The effect of the resist film on the immersion liquid in (ii) specifically indicates that the component of the resist film is dissolved in the immersion liquid to change the refractive index of the liquid. Theoretically, when the refractive index of the immersion liquid changes, the optical resolution of the pattern exposure is sure to change, and experiments are unnecessary. It is enough to simply check whether the component of the resist film immersed in a liquid is dissolved in the liquid to change the formulation or refractive index of the immersion liquid, and it is unnecessary to check the resolution by actual irradiation of a pattern light and development.
Conversely, when the resist film immersed in the liquid is irradiated with a pattern light and developed to check the resolution, it is possible to know as to whether the resolution is excellent or poor. However, it is difficult to judge whether the resolution is affected by the change of properties of the immersion liquid or the change of properties of the resist material or both.
With respect to the phenomenon in which the resolution is lowered by the change of properties of the resist film due to the immersion liquid in (iii), an evaluation test such that “the resist film after the exposure is showered with the immersion liquid and then developed, and the resultant resist pattern is examined in respect of the resolution” is satisfactory. In this evaluation method, the resist film is directly showered with the liquid, and hence the conditions for immersion are very stringent.
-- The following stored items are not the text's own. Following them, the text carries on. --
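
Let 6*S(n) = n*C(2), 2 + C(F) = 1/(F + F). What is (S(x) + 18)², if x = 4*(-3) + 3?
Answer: 27225/64 ≈ 425.39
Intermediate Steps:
x = -9 (x = -12 + 3 = -9)
C(F) = -2 + 1/(2*F) (C(F) = -2 + 1/(F + F) = -2 + 1/(2*F))
S(n) = -7*n/24 (S(n) = (n*(-2 + (½)/2))/6 = (n*(-2 + (½)*(½)))/6 = (n*(-2 + ¼))/6 = (n*(-7/4))/6 = (-7*n/4)/6 = -7*n/24)
(S(x) + 18)² = (-7/24*(-9) + 18)² = (21/8 + 18)² = (165/8)² = 27225/64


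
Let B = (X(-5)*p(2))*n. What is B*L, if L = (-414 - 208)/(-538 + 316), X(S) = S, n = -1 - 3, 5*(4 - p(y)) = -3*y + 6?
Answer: 24880/111 ≈ 224.14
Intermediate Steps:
p(y) = 14/5 + 3*y/5 (p(y) = 4 - (-3*y + 6)/5 = 4 - (6 - 3*y)/5 = 4 + (-6/5 + 3*y/5) = 14/5 + 3*y/5)
n = -4
B = 80 (B = -5*(14/5 + (⅗)*2)*(-4) = -5*(14/5 + 6/5)*(-4) = -5*4*(-4) = -20*(-4) = 80)
L = 311/111 (L = -622/(-222) = -622*(-1/222) = 311/111 ≈ 2.8018)
B*L = 80*(311/111) = 24880/111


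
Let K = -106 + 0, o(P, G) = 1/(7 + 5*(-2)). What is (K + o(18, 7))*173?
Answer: -55187/3 ≈ -18396.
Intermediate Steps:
o(P, G) = -⅓ (o(P, G) = 1/(7 - 10) = 1/(-3) = -⅓)
K = -106
(K + o(18, 7))*173 = (-106 - ⅓)*173 = -319/3*173 = -55187/3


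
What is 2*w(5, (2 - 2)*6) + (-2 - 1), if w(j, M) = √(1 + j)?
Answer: -3 + 2*√6 ≈ 1.8990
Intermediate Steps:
2*w(5, (2 - 2)*6) + (-2 - 1) = 2*√(1 + 5) + (-2 - 1) = 2*√6 - 3 = -3 + 2*√6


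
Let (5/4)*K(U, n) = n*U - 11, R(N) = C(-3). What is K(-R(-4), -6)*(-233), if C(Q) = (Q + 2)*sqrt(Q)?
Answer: 10252/5 + 5592*I*sqrt(3)/5 ≈ 2050.4 + 1937.1*I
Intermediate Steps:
C(Q) = sqrt(Q)*(2 + Q) (C(Q) = (2 + Q)*sqrt(Q) = sqrt(Q)*(2 + Q))
R(N) = -I*sqrt(3) (R(N) = sqrt(-3)*(2 - 3) = (I*sqrt(3))*(-1) = -I*sqrt(3))
K(U, n) = -44/5 + 4*U*n/5 (K(U, n) = 4*(n*U - 11)/5 = 4*(U*n - 11)/5 = 4*(-11 + U*n)/5 = -44/5 + 4*U*n/5)
K(-R(-4), -6)*(-233) = (-44/5 + (4/5)*(-(-1)*I*sqrt(3))*(-6))*(-233) = (-44/5 + (4/5)*(I*sqrt(3))*(-6))*(-233) = (-44/5 - 24*I*sqrt(3)/5)*(-233) = 10252/5 + 5592*I*sqrt(3)/5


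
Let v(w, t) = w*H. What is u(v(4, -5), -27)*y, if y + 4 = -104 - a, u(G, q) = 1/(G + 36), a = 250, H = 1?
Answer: -179/20 ≈ -8.9500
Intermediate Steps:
v(w, t) = w (v(w, t) = w*1 = w)
u(G, q) = 1/(36 + G)
y = -358 (y = -4 + (-104 - 1*250) = -4 + (-104 - 250) = -4 - 354 = -358)
u(v(4, -5), -27)*y = -358/(36 + 4) = -358/40 = (1/40)*(-358) = -179/20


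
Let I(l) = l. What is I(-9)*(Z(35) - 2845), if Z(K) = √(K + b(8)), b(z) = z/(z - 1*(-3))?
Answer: 25605 - 9*√4323/11 ≈ 25551.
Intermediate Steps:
b(z) = z/(3 + z) (b(z) = z/(z + 3) = z/(3 + z))
Z(K) = √(8/11 + K) (Z(K) = √(K + 8/(3 + 8)) = √(K + 8/11) = √(8/11 + K))
I(-9)*(Z(35) - 2845) = -9*(√(88 + 121*35)/11 - 2845) = -9*(√(88 + 4235)/11 - 2845) = -9*(√4323/11 - 2845) = -9*(-2845 + √4323/11) = 25605 - 9*√4323/11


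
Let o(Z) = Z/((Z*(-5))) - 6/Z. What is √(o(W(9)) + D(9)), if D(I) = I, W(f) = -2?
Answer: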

In this point, in the test in which the resist film completely immersed in the liquid is exposed, it is difficult to judge whether the resolution is changed by the change of properties of the immersion liquid, the change of properties of the resist composition due to the immersion liquid, or both.
The phenomena (ii) and (iii) above are two sides of the same coin, and can be grasped by merely checking the change of properties of the resist film due to the liquid.
Based on the results of the analysis, the suitability for liquid immersion lithography of the resist film currently proposed was evaluated by an evaluation test such that “the resist film after the exposure is showered with the immersion liquid and then developed, and the resultant resist pattern is examined in respect of the resolution”. The suitability can also be evaluated by simulating the practical production process using a “two-beam interferometry exposure method” that includes using an interfered light caused by a prism as a pattern light for exposure and subjecting a sample immersed in a liquid to exposure.
As mentioned above, for producing a new resist film suitable for the liquid immersion lithography, a large investment of resources for the development is surely needed. On the other hand, it has been confirmed that resist compositions having qualities slightly lowered but having properties suitable for the liquid immersion lithography are obtained from the currently proposed resist compositions by using the resin compositions as such or by adjusting the formulation of the resin compositions. It has also been confirmed that there are a number of resist films which cannot achieve satisfactory resolution of pattern in the liquid immersion lithography due to the change of properties by the immersion liquid, but which exhibit fine and high resolution in ordinary lithography employing the exposure through a layer of air.